Mit diesen Worten werden die Spielerinnen auf eine halbe Stunde Nerv zerreißender Schlafplatzsuche eingestimmt. Alle eigenen Vampire müssen in den sechzig Gräbern des quadratisch ausgelegten Friedhofs zur Ruhe gebettet werden. Allerdings geht dies nicht so einfach, müssen für die Vampire doch zuerst die mit Fledermauswappen verzierten Gruftdeckel geöffnet und dabei noch die im düsteren Dämmerlicht reflektierenden Farben der passenden Deckelunterseiten gefunden werden. Sobald ein Gruftdeckel die falsche Farbe zeigt, ist die nächste Spielerin an der Reihe.
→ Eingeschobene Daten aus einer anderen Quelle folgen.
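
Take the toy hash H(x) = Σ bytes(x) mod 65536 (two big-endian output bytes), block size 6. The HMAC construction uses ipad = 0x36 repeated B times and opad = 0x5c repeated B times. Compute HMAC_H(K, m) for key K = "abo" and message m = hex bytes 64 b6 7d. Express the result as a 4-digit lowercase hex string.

Key "abo" = 61 62 6f is 3 bytes ≤ B = 6; zero-pad to 6 bytes: K' = 61 62 6f 00 00 00.
K' ⊕ ipad = 57 54 59 36 36 36.  K' ⊕ opad = 3d 3e 33 5c 5c 5c.
Inner input = (K'⊕ipad) ∥ m = 57 54 59 36 36 36 ∥ 64 b6 7d.
Inner hash: sum = 87+84+89+54+54+54+100+182+125 = 829 → 03 3d.
Outer input = (K'⊕opad) ∥ inner = 3d 3e 33 5c 5c 5c ∥ 03 3d.
Outer hash (tag): sum = 61+62+51+92+92+92+3+61 = 514 → 02 02.

0202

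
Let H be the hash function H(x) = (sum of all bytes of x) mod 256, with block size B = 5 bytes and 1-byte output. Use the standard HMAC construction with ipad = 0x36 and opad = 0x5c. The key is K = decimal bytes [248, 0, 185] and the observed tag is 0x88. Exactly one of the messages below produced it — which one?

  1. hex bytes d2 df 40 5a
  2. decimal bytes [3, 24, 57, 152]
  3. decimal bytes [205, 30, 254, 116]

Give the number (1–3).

Key decimal bytes [248, 0, 185] = f8 00 b9 is 3 bytes ≤ B = 5; zero-pad to 5 bytes: K' = f8 00 b9 00 00.
K' ⊕ ipad = ce 36 8f 36 36; K' ⊕ opad = a4 5c e5 5c 5c.
m1: inner = H(ce 36 8f 36 36 d2 df 40 5a) = 4a; tag = H(a4 5c e5 5c 5c 4a) = e7
m2: inner = H(ce 36 8f 36 36 03 18 39 98) = eb; tag = H(a4 5c e5 5c 5c eb) = 88 ← matches
m3: inner = H(ce 36 8f 36 36 cd 1e fe 74) = 5c; tag = H(a4 5c e5 5c 5c 5c) = f9

2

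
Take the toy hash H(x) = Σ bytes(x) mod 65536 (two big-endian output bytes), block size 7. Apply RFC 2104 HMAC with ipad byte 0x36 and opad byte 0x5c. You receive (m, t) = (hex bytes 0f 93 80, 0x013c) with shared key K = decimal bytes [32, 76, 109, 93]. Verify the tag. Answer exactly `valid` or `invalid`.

invalid

Key decimal bytes [32, 76, 109, 93] = 20 4c 6d 5d is 4 bytes ≤ B = 7; zero-pad to 7 bytes: K' = 20 4c 6d 5d 00 00 00.
K' ⊕ ipad = 16 7a 5b 6b 36 36 36; K' ⊕ opad = 7c 10 31 01 5c 5c 5c.
Inner hash: sum = 22+122+91+107+54+54+54+15+147+128 = 794 → 03 1a.
Outer hash (recomputed tag): sum = 124+16+49+1+92+92+92+3+26 = 495 → 01 ef.
Recomputed tag = 01ef; claimed = 013c → mismatch.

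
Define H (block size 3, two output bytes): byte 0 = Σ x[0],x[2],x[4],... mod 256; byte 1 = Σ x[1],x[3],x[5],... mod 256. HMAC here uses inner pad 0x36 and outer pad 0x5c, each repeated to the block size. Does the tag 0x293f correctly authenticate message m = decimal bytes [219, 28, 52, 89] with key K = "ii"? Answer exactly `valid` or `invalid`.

invalid

Key "ii" = 69 69 is 2 bytes ≤ B = 3; zero-pad to 3 bytes: K' = 69 69 00.
K' ⊕ ipad = 5f 5f 36; K' ⊕ opad = 35 35 5c.
Inner hash: even-index sum = 266 mod 256 = 10; odd-index sum = 366 mod 256 = 110 → 0a 6e.
Outer hash (recomputed tag): even-index sum = 255 mod 256 = 255; odd-index sum = 63 mod 256 = 63 → ff 3f.
Recomputed tag = ff3f; claimed = 293f → mismatch.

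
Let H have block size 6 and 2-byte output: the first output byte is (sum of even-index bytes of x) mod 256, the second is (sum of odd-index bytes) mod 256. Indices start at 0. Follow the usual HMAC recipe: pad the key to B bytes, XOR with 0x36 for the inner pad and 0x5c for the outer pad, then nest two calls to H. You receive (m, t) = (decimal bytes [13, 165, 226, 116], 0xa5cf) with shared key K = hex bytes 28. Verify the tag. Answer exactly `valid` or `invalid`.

valid

Key hex bytes 28 is 1 byte ≤ B = 6; zero-pad to 6 bytes: K' = 28 00 00 00 00 00.
K' ⊕ ipad = 1e 36 36 36 36 36; K' ⊕ opad = 74 5c 5c 5c 5c 5c.
Inner hash: even-index sum = 377 mod 256 = 121; odd-index sum = 443 mod 256 = 187 → 79 bb.
Outer hash (recomputed tag): even-index sum = 421 mod 256 = 165; odd-index sum = 463 mod 256 = 207 → a5 cf.
Recomputed tag = a5cf; claimed = a5cf → match.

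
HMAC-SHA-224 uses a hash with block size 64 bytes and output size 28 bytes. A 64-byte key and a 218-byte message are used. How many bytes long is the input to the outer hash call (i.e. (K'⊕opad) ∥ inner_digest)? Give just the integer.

Key is 64 ≤ 64 bytes, zero-padded: |K'| = 64.
Outer input = (K'⊕opad) ∥ H(inner) → 64 + 28 = 92 bytes.

92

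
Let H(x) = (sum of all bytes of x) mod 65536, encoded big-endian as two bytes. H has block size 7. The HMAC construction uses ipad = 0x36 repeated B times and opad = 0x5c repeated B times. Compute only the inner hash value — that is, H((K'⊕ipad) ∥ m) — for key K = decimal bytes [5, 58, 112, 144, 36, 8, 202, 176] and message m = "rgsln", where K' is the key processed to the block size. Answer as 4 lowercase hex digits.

Key decimal bytes [5, 58, 112, 144, 36, 8, 202, 176] = 05 3a 70 90 24 08 ca b0 is 8 bytes > B = 7, so hash it first: H(key) = 02 e5, then zero-pad to 7 bytes: K' = 02 e5 00 00 00 00 00.
K' ⊕ ipad = 34 d3 36 36 36 36 36.
Inner input = 34 d3 36 36 36 36 36 ∥ 72 67 73 6c 6e.
Inner hash: sum = 52+211+54+54+54+54+54+114+103+115+108+110 = 1083 → 04 3b.

043b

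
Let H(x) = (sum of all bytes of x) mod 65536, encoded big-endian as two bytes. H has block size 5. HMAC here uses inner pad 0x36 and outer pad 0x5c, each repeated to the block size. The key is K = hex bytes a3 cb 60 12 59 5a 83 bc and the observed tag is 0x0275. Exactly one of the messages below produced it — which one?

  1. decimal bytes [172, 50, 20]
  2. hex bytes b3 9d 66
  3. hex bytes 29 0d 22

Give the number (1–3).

2

Key hex bytes a3 cb 60 12 59 5a 83 bc is 8 bytes > B = 5, so hash it first: H(key) = 03 d2, then zero-pad to 5 bytes: K' = 03 d2 00 00 00.
K' ⊕ ipad = 35 e4 36 36 36; K' ⊕ opad = 5f 8e 5c 5c 5c.
m1: inner = H(35 e4 36 36 36 ac 32 14) = 02 ad; tag = H(5f 8e 5c 5c 5c 02 ad) = 02b0
m2: inner = H(35 e4 36 36 36 b3 9d 66) = 03 71; tag = H(5f 8e 5c 5c 5c 03 71) = 0275 ← matches
m3: inner = H(35 e4 36 36 36 29 0d 22) = 02 13; tag = H(5f 8e 5c 5c 5c 02 13) = 0216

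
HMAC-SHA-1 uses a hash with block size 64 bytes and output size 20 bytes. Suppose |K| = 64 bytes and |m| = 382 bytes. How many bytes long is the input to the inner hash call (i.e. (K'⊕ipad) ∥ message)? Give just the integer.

Key is 64 ≤ 64 bytes, zero-padded: |K'| = 64.
Inner input = (K'⊕ipad) ∥ m → 64 + 382 = 446 bytes.

446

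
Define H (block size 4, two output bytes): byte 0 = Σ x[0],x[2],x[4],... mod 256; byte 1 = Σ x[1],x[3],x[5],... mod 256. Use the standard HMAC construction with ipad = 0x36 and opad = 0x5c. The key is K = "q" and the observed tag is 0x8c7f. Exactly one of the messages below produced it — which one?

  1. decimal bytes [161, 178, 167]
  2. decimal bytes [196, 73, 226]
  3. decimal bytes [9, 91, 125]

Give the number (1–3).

Key "q" = 71 is 1 byte ≤ B = 4; zero-pad to 4 bytes: K' = 71 00 00 00.
K' ⊕ ipad = 47 36 36 36; K' ⊕ opad = 2d 5c 5c 5c.
m1: inner = H(47 36 36 36 a1 b2 a7) = c5 1e; tag = H(2d 5c 5c 5c c5 1e) = 4ed6
m2: inner = H(47 36 36 36 c4 49 e2) = 23 b5; tag = H(2d 5c 5c 5c 23 b5) = ac6d
m3: inner = H(47 36 36 36 09 5b 7d) = 03 c7; tag = H(2d 5c 5c 5c 03 c7) = 8c7f ← matches

3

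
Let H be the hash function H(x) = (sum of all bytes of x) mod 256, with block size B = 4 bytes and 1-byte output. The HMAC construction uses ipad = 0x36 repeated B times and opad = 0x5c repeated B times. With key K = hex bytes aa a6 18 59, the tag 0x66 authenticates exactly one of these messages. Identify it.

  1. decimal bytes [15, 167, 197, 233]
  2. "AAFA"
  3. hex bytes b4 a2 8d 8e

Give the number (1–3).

Key hex bytes aa a6 18 59 is exactly B = 4 bytes: K' = aa a6 18 59.
K' ⊕ ipad = 9c 90 2e 6f; K' ⊕ opad = f6 fa 44 05.
m1: inner = H(9c 90 2e 6f 0f a7 c5 e9) = 2d; tag = H(f6 fa 44 05 2d) = 66 ← matches
m2: inner = H(9c 90 2e 6f 41 41 46 41) = d2; tag = H(f6 fa 44 05 d2) = 0b
m3: inner = H(9c 90 2e 6f b4 a2 8d 8e) = 3a; tag = H(f6 fa 44 05 3a) = 73

1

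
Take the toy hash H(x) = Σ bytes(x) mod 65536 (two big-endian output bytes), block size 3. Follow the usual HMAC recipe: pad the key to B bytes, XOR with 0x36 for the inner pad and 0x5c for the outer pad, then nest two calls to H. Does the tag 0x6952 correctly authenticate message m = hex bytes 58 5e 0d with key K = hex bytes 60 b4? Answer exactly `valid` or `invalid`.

Key hex bytes 60 b4 is 2 bytes ≤ B = 3; zero-pad to 3 bytes: K' = 60 b4 00.
K' ⊕ ipad = 56 82 36; K' ⊕ opad = 3c e8 5c.
Inner hash: sum = 86+130+54+88+94+13 = 465 → 01 d1.
Outer hash (recomputed tag): sum = 60+232+92+1+209 = 594 → 02 52.
Recomputed tag = 0252; claimed = 6952 → mismatch.

invalid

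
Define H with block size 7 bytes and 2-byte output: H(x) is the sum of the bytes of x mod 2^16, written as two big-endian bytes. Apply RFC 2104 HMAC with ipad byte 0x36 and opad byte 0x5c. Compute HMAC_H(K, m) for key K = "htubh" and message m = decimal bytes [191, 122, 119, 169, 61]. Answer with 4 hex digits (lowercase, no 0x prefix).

Key "htubh" = 68 74 75 62 68 is 5 bytes ≤ B = 7; zero-pad to 7 bytes: K' = 68 74 75 62 68 00 00.
K' ⊕ ipad = 5e 42 43 54 5e 36 36.  K' ⊕ opad = 34 28 29 3e 34 5c 5c.
Inner input = (K'⊕ipad) ∥ m = 5e 42 43 54 5e 36 36 ∥ bf 7a 77 a9 3d.
Inner hash: sum = 94+66+67+84+94+54+54+191+122+119+169+61 = 1175 → 04 97.
Outer input = (K'⊕opad) ∥ inner = 34 28 29 3e 34 5c 5c ∥ 04 97.
Outer hash (tag): sum = 52+40+41+62+52+92+92+4+151 = 586 → 02 4a.

024a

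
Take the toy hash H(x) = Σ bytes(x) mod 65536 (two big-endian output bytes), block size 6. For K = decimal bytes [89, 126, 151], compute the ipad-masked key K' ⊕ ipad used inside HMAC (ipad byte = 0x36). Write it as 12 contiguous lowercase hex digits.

Key decimal bytes [89, 126, 151] = 59 7e 97 is 3 bytes ≤ B = 6; zero-pad to 6 bytes: K' = 59 7e 97 00 00 00.
XOR each byte with 0x36: 59⊕36=6f, 7e⊕36=48, 97⊕36=a1, 00⊕36=36, 00⊕36=36, 00⊕36=36.

6f48a1363636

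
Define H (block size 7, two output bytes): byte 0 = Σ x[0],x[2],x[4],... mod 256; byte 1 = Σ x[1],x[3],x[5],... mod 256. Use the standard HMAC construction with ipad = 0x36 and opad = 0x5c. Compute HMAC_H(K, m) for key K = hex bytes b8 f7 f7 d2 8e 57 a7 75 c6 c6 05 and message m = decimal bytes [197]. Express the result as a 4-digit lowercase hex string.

a5fa

Key hex bytes b8 f7 f7 d2 8e 57 a7 75 c6 c6 05 is 11 bytes > B = 7, so hash it first: H(key) = af 5b, then zero-pad to 7 bytes: K' = af 5b 00 00 00 00 00.
K' ⊕ ipad = 99 6d 36 36 36 36 36.  K' ⊕ opad = f3 07 5c 5c 5c 5c 5c.
Inner input = (K'⊕ipad) ∥ m = 99 6d 36 36 36 36 36 ∥ c5.
Inner hash: even-index sum = 315 mod 256 = 59; odd-index sum = 414 mod 256 = 158 → 3b 9e.
Outer input = (K'⊕opad) ∥ inner = f3 07 5c 5c 5c 5c 5c ∥ 3b 9e.
Outer hash (tag): even-index sum = 677 mod 256 = 165; odd-index sum = 250 mod 256 = 250 → a5 fa.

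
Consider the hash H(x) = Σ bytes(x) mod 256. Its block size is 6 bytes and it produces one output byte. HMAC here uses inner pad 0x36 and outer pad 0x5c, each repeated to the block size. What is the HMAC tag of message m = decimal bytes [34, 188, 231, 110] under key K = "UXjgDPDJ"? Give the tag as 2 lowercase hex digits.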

Aber wie gebannt starren alle um den Tisch Sitzenden bei jedem Grabplatz auf den Fledermausdeckel, haben sie doch vielleicht in wenigen Minuten selbst die Möglichkeit, für einen ihrer Vampire die passende Ruhestatt zu finden. Voraussetzung ist allerdings ein gutes Merkvermögen, denn das Öffnen einer besetzten Gruft wird schwer bestraft. So sieht sie nun mal aus, die Welt der Vampire, wie sie vom jungen Spielautor Norbert Proena geschaffen wurde.

 

Nach dem ersten Regelstudium wird die Leserin sofort an das bewährte Memorysystem erinnert, den ungebrochenen Ravensburger Kassenschlager aus dem Jahre 1959. Seit damals hat diese Spielform  weltweit enorme Popularität erlangt. Dafür gibt es natürlich gute Gründe. Zum einen sind reine Merkspiele leicht zu erlernen, zum anderen für praktisch jede Generation geeignet. Man muss nicht der geborene Spielprofi sein, um mit seinen Kindern und Enkelkindern die oft buntesten Plättchen aufzudecken und nach zwei Gleichen zu suchen. Konzentrationsfähigkeit und Gedächtnis spielen die entscheidende Rolle. Und bei diesen Eigenschaften sind Kinder Erwachsenen oft sogar überlegen. Der erste geniale Einfall kam dem Schweizer Heinrich Hurter schon im Jahre 1946, als er seinen Enkelkindern ein selbst gebasteltes Kinderlegespiel nach London mitbrachte. Erst nach der Rückkehr in die Schweiz wurde schließlich ernsthaft an eine Veröffentlichung gedacht. Genaue Recherchen der Spielhistoriker haben allerdings ergeben, dass die Idee, verdeckte Bildpaare zu suchen, bis ins 16. Jahrhundert zurückverfolgt werden kann. Eine Spielart namens Kai-awase wurde in Japan aufgespürt. Auch in England und den USA des 19. Jahrhunderts sind ähnliche Spielformen unter den Namen Pelmanism, Pairs und Concentration aufgetaucht. Und sogar das Heimatland des Memory, die Schweiz, hat im Zwillingsspiel einen unmittelbaren Vorläufer dieses Klassikers.

 

Zurück zu unserem neuen Vampir-Gedächtnisthriller. Hier sind es nicht die üblichen Bildpaare, sondern Grabdeckel und Vampirplättchen, die, farblich aufeinander abgestimmt, in passenden Raststätten von 60 vorgefertigten Gruftplätzen zusammen kommen. Es wird also nicht nach klassischer Manier aus einem ausgelegten Rasterfeld Karte um Karte aufgedeckt, sondern vielmehr mit einem völlig leeren Gruftsystem begonnen, dessen Gräber wie auf einem Friedhof um einen Kreuzweg angeordnet sind. Nicht absolut symmetrisch, wohl wahr, vielleicht um den Spielerinnen das Leben nicht gar so schwer zu machen. Mit fortschreitender Nacht füllen sich die Gräber, und die Mühen, einen Ruheplatz für die lichtscheuen Vampire zu finden, werden größer und größer. Auf dem Kreuzweg liegen 13 Holzpflöcke, die, bei unerlaubter Störung der Nachtruhe eines Vampirs, als Strafhölzchen verteilt werden.  Jede Spielerin hat außerdem fein säuberlich zwischen zehn und zwanzig Vampire in einer Reihe vor sich liegen, die jeweils beiden äußersten offen, die übrigen verdeckt. Zuletzt stehen den Spielfreunden noch jeweils drei persönlich eingefärbte Knoblauchknollen zur Verfügung. Über deren Bedeutung wird später noch einiges zu sagen sein.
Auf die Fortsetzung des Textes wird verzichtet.